Sanusi menuturkan bahwa edukasi terhadap isu keperempuanan juga harus dibarengi dengan penguatan hukum, terutama kekerasan perempuan, yang diberikan kepada masyarakat luas.

“Bila perlu, disasar sampai ke tempat-tempat yang angka presentase kasusnya lebih besar," cetus Sanusi.

"Selain memperbanyak memberikan sosialisasi, penting bagi kita untuk memahami hukum yang berkaitan dengan kekerasan perempuan dan anak," lanjutnya.

Sanusi juga menegaskan bahwa semua instansi, baik Kepolisian, Kejaksaan, maupun Pemerintah daerah, penting untuk bersinergi dengan teman-teman media agar isu tentang kejahatan kekerasan seksual terhadap perempuan dan anak bisa terekspos secara baik.

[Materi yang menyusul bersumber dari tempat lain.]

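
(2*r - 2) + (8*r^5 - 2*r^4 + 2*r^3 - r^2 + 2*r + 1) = 8*r^5 - 2*r^4 + 2*r^3 - r^2 + 4*r - 1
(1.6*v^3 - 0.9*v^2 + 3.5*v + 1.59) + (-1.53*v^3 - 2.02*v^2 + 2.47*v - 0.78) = 0.0700000000000001*v^3 - 2.92*v^2 + 5.97*v + 0.81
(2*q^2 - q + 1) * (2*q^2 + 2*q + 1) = 4*q^4 + 2*q^3 + 2*q^2 + q + 1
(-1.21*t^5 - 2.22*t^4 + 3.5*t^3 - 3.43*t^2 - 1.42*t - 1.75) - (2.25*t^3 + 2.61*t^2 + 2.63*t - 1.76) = -1.21*t^5 - 2.22*t^4 + 1.25*t^3 - 6.04*t^2 - 4.05*t + 0.01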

Ia berharap, Polisi dan Kejaksaan ke depan bersikap lebih terbuka serta tidak membatasi diri atau tertutup terhadap kasus kekerasan seksual.

Dalam kesempatan itu, Koordinator Presidum FORHATI Kota Tikep, Hanisa Kasim, mendesak Kepolisian dan Kejaksaan Kota Tidore Kepulauan untuk mengusut tuntas dan mempercepat kasus kekerasan seksual di Oba Utara.

Hal itu menurutnya agar korban mendapat keadilan. Tak hanya itu, ia juga meminta Kepolisian di Bidang Tipiker mengusut akun-akun palsu yang melakukan cyber crim.

“Sehari dua Forhati bersama teman-teman komunitas perempuan akan kembali melakukan FGD terkait dengan isu-isu kekerasan perempuan di Kota Tidore Kepulauan,” pungkasnya.